Se e quanto faciliterà un nuovo accordo con Vivendi la decisione dell’Agcom per cui i francesi devono scendere di quota, entro 12 mesi, in Telecom o in Mediaset (vedere ItaliaOggi del 19/4/2017), non è dato sapere, anzi «la decisione dell’Autorità non ha niente a che fare con il contratto», hanno fatto sapere ieri da Cologno Monzese in occasione della presentazione del bilancio 2016. Lo stesso Pier Silvio Berlusconi ha detto che «siamo soddisfatti più che sollevati». Di sicuro, sempre secondo l’a.d., il mancato rispetto dell’accordo vincolante dell’8 aprile 2016 «rallenterà il processo di convergenza tra il primo broadcaster e il primo operatore telefonico nazionale, tema che è all’ordine del giorno in tutti i paesi Ue». Solo una volta superato lo stallo, «tutto ritornerà possibile e addirittura auspicabile», seppur sempre a una sola condizione per Berlusconi jr: «la situazione la dovranno risolvere loro; noi continuiamo a chiedere di fare giustizia», ossia di rispettare il contratto iniziale e risarcire i danni. A proposito del gruppo tlc guidato dall’a.d. Flavio Cattaneo, Pier Silvio Berlusconi ha chiarito di non aver «ancora assunto alcuna decisione» sulla possibilità di chiedere l’introduzione del voto maggiorato all’assemblea del 28 giugno.

Comunque vada a finire e con un indebitamento finanziario netto salito a 1,16 miliardi (era di 859,4 mln), Mediaset guarda avanti, conferma gli obiettivi prefissati dal Piano 2020 e prevede già nel 2017 «sia nel primo trimestre sia su base annua un risultato operativo e un risultato netto consolidato positivi». Come?
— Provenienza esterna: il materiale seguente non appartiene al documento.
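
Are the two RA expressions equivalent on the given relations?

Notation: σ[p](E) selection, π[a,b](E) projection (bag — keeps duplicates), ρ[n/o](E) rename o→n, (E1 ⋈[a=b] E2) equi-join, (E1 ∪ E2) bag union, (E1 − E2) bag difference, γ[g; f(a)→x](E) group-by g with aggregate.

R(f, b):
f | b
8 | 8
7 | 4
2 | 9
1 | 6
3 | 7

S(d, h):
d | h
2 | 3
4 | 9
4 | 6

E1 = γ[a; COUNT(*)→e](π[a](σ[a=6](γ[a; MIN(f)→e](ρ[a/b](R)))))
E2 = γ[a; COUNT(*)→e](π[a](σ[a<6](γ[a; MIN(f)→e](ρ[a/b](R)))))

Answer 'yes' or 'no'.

E1 row counts bottom-up:
  R → 5
  ρ[a/b](R) → 5
  γ[a; MIN(f)→e](ρ[a/b](R)) → 5
  σ[a=6](γ[a; MIN(f)→e](ρ[a/b](R))) → 1
  π[a](σ[a=6](γ[a; MIN(f)→e](ρ[a/b](R)))) → 1
  γ[a; COUNT(*)→e](π[a](σ[a=6](γ[a; MIN(f)→e](ρ[a/b](R))))) → 1
E2 row counts bottom-up:
  R → 5
  ρ[a/b](R) → 5
  γ[a; MIN(f)→e](ρ[a/b](R)) → 5
  σ[a<6](γ[a; MIN(f)→e](ρ[a/b](R))) → 1
  π[a](σ[a<6](γ[a; MIN(f)→e](ρ[a/b](R)))) → 1
  γ[a; COUNT(*)→e](π[a](σ[a<6](γ[a; MIN(f)→e](ρ[a/b](R))))) → 1

E1 result:
a | e
6 | 1
E2 result:
a | e
4 | 1
Witness: (6, 1) appears 1× in E1 but 0× in E2.

no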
Grazie alle linee di crescita ex Piano tra tv free e video in chiaro nel mondo digitale, con una struttura di ricavi nella quale rimane decisiva la raccolta pubblicitaria, grazie al consolidamento delle attività radiofoniche e grazie all’andamento dei costi e degli ammortamenti in Italia post svalutazioni e accantonamenti 2016. In parallelo, fa ben sperare la raccolta Mediaset (tra Spagna e Italia) nel primo trimestre 2017, su del 2,4%.
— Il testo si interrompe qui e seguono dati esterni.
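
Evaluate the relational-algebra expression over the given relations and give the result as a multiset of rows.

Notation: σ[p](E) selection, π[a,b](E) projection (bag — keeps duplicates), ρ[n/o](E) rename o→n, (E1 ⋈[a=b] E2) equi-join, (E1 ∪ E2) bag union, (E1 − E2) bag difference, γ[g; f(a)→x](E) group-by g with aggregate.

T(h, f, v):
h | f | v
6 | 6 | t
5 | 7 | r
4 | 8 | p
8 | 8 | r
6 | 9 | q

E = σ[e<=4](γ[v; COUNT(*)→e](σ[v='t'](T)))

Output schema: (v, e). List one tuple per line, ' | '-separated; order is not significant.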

Già a fine 2016 l’andamento degli spot è stato positivo sia in Italia sia in Spagna: nella Penisola, per esempio, i ricavi pubblicitari hanno sfiorato quota 2,1 miliardi di euro (+2,8%), portando i ricavi italiani complessivi a quasi 2,7 miliardi (+4,8%) e, con la Spagna, il fatturato consolidato a circa 3,7 miliardi dai precedenti 3,5 miliardi. Sempre sul fronte pubblicitario, le nuove attività in fm hanno registrato 28,6 milioni di euro mentre i ricavi da abbonamento di Premium sono cresciuti del 10,9%, pari a 619,8 milioni. In particolare, hanno precisato dalla media company, «la crescita dei ricavi Premium è proceduta con buon ritmo (+16,7%) nei primi sei mesi per poi rallentare nel secondo semestre caratterizzato dalle turbolenze provocate da Vivendi. Nel terzo trimestre che rappresenta il picco stagionale di vendite di abbonamenti, la crescita risulta frenata al +5,8%».

Ieri, in Borsa, il titolo Mediaset ha accelerato a fine seduta, chiudendo a +1,61% a 3,544 euro. Il titolo Telecom Italia a +1,41% a 0,79 euro.